- Education: University of Athens; Illinois Institute of Technology; University of California, Davis;
- Awards: Fulbright Scholar; Fellow of the Institute of Electrical and Electronics Engineers; Institute of Electrical and Electronics Engineers Award;
- Scientific career
- Fields: Physics
- Workplaces: University of Pittsburgh; Brookhaven National Laboratory; Schlumberger-Doll Research Center; IBM Thomas J. Watson Research Center; Defense Advanced Research Projects Agency; National Science Foundation; Air Force Office of Scientific Research;

= Frederica Darema =

American computer scientist

Frederica Darema is a Greek-American physicist. She proposed the SPMD programming model in 1984 and Dynamic Data Driven Application Systems (DDDAS) in 2000. She was elected IEEE Fellow in 2004.

==Biography==
Darema received her BS degree from the school of physics and mathematics of the University of Athens - Greece, and MS and Ph. D. degrees in theoretical nuclear physics from the Illinois Institute of Technology and the University of California, Davis, respectively, where she attended as a Fulbright Scholar and a distinguished scholar. After physics research associate positions at the University of Pittsburgh and Brookhaven National Laboratory, she received an APS Industrial Fellowship and became a technical staff member in the nuclear sciences department at Schlumberger Doll Research.
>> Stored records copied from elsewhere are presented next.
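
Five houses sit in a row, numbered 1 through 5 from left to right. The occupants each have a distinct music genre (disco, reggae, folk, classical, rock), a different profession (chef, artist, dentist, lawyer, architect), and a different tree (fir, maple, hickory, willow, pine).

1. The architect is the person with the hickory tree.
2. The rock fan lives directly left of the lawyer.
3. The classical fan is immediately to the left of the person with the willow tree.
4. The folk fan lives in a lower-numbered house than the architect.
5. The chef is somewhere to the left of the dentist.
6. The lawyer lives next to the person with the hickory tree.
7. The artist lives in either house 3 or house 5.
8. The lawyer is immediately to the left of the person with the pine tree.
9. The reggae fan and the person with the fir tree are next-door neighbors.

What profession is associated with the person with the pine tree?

House 1's profession must be chef (nothing else left).
The artist is narrowed to house 3 or 5; consider each.
Placing it in house 3 leads to a contradiction, so it's in house 5.
The folk fan is narrowed to house 1 or 2 or 3; consider each.
Placing it in house 1 and house 3 leads to a contradiction, so it's in house 2.
The person with the hickory tree is in house 3 (clue 6).
So house 1 gets maple for tree.
House 5 tree: only pine fits.
Clue 1: the architect is in house 3.
By clue 8, the lawyer is in house 4.
House 4 music genre: only disco fits.
So house 5 gets reggae for music genre.
That leaves dentist as the profession for house 2.
Clue 2 places the rock fan in house 3.
Clue 9: the person with the fir tree is in house 4.
That leaves classical as the music genre for house 1.
So house 2 gets willow for tree.
So: house 1 = classical/chef/maple, house 2 = folk/dentist/willow, house 3 = rock/architect/hickory, house 4 = disco/lawyer/fir, house 5 = reggae/artist/pine.

artist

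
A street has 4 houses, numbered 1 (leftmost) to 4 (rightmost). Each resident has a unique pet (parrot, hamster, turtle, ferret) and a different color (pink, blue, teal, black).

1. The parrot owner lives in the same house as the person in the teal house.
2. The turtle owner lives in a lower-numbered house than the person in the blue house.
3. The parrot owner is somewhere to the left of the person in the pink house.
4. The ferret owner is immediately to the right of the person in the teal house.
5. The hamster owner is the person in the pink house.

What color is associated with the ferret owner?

blue

The ferret owner is narrowed to house 2 or 3 or 4; consider each.
Placing it in house 2 and house 4 leads to a contradiction, so it's in house 3.
From clue 4, the person in the teal house must be in house 2.
That leaves hamster as the pet for house 4.
House 1's color must be black (nothing else left).
By clue 1, the parrot owner is in house 2.
Clue 5: the person in the pink house is in house 4.
House 1's pet must be turtle (nothing else left).
That leaves blue as the color for house 3.
So: house 1 = turtle/black, house 2 = parrot/teal, house 3 = ferret/blue, house 4 = hamster/pink.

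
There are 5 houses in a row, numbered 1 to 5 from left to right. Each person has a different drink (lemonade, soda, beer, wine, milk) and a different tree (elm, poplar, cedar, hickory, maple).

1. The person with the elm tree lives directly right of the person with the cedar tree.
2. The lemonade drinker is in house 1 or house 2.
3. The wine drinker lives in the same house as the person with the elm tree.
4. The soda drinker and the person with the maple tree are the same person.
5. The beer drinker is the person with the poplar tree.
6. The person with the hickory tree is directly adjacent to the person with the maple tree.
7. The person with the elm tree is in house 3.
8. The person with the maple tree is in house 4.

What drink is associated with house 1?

The person with the elm tree is in house 3 (clue 7).
Clue 8 places the person with the maple tree in house 4.
Clue 1 places the person with the cedar tree in house 2.
By clue 3, the wine drinker is in house 3.
By clue 4, the soda drinker is in house 4.
Clue 6 places the person with the hickory tree in house 5.
That leaves poplar as the tree for house 1.
The beer drinker is in house 1 (clue 5).
House 5's drink must be milk (nothing else left).
So house 2 gets lemonade for drink.
So: house 1 = beer/poplar, house 2 = lemonade/cedar, house 3 = wine/elm, house 4 = soda/maple, house 5 = milk/hickory.

beer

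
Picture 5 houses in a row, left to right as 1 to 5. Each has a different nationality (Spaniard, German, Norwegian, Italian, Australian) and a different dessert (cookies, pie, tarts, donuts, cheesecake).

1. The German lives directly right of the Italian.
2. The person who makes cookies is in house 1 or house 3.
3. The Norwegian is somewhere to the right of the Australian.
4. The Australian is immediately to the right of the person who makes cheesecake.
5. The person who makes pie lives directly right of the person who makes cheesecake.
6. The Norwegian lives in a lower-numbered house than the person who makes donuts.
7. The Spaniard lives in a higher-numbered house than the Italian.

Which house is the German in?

2

House 1 nationality: only Italian fits.
From clue 1, the German must be in house 2.
The only nationality still possible for house 3 is Australian.
House 5's nationality must be Spaniard (nothing else left).
Clue 4: the person who makes cheesecake is in house 2.
From clue 5, the person who makes pie must be in house 3.
Clue 6: the person who makes donuts is in house 5.
The only nationality still possible for house 4 is Norwegian.
The only dessert still possible for house 4 is tarts.
House 1 dessert: only cookies fits.
So: house 1 = Italian/cookies, house 2 = German/cheesecake, house 3 = Australian/pie, house 4 = Norwegian/tarts, house 5 = Spaniard/donuts.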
Subsequently, in 1982, she joined the IBM Thomas J. Watson Research Center as a research staff member in the computer sciences department and later on she established and became the manager of a research group at IBM Research on parallel applications. Darema has been at the National Science Foundation since 1994, where she has managed the New Generation Software and Dynamic Data Driven Application Systems programs. During 1996-1998 she completed a two-year assignment at DARPA. She is now at the Air Force Office of Scientific Research.